By treating addicted users as criminals instead of people in need of help, they don't get the help they need and it creates a taboo around the issue, just like it was a few years ago for mental health or sexual orientation.
At the strict minimum, decriminalize and controlled access is a good stop gap.
I get what you're going for here, but I don't know that it would actually work in practice. How many people in the world have never tried heroin or meth only because it's illegal? I feel like a lot of people would become drug addicts specifically because it would be legal, which in their minds would mean it can't be that bad.

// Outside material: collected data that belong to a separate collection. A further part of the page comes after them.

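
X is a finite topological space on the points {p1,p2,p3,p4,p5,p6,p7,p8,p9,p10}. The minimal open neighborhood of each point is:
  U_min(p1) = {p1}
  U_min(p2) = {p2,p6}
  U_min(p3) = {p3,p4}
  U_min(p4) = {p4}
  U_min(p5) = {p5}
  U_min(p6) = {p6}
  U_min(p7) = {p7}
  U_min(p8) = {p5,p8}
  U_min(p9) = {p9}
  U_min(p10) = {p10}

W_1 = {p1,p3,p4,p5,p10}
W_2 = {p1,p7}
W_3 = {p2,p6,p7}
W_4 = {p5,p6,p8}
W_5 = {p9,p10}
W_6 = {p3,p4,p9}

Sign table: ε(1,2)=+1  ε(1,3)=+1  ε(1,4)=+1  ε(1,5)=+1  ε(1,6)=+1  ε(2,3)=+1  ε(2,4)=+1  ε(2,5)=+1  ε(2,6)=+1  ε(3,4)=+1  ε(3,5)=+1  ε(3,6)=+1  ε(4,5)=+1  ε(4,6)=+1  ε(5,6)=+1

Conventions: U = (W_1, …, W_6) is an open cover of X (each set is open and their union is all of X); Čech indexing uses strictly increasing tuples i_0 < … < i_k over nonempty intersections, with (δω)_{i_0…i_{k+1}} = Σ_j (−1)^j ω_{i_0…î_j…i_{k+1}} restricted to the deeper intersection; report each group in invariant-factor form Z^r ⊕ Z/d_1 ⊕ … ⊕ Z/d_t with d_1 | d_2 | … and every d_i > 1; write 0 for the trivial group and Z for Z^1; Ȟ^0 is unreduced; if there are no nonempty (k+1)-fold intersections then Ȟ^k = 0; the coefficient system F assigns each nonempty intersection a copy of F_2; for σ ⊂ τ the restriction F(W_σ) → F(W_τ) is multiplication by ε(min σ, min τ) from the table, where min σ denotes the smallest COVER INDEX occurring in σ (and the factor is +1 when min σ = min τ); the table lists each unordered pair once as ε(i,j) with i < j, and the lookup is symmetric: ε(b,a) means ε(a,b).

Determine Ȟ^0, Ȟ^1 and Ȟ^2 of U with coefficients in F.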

I mean, I know how addictive and dangerous heroin and meth are. I'm not avoiding them just bcz they are illegal.
I would counter that, and say, look how many people have done it despite it being illegal. You can't stop people from doing drugs with a law.
What you can do is give them safe access to clean needles and drugs that aren't laced with other stuff. And then we can also have programs to help people who are addicted to these drugs, instead of demonizing them.
Wild idea, but maybe we could treat drug addiction like the disease it is, instead of treating people like they're garbage human beings for doing drugs.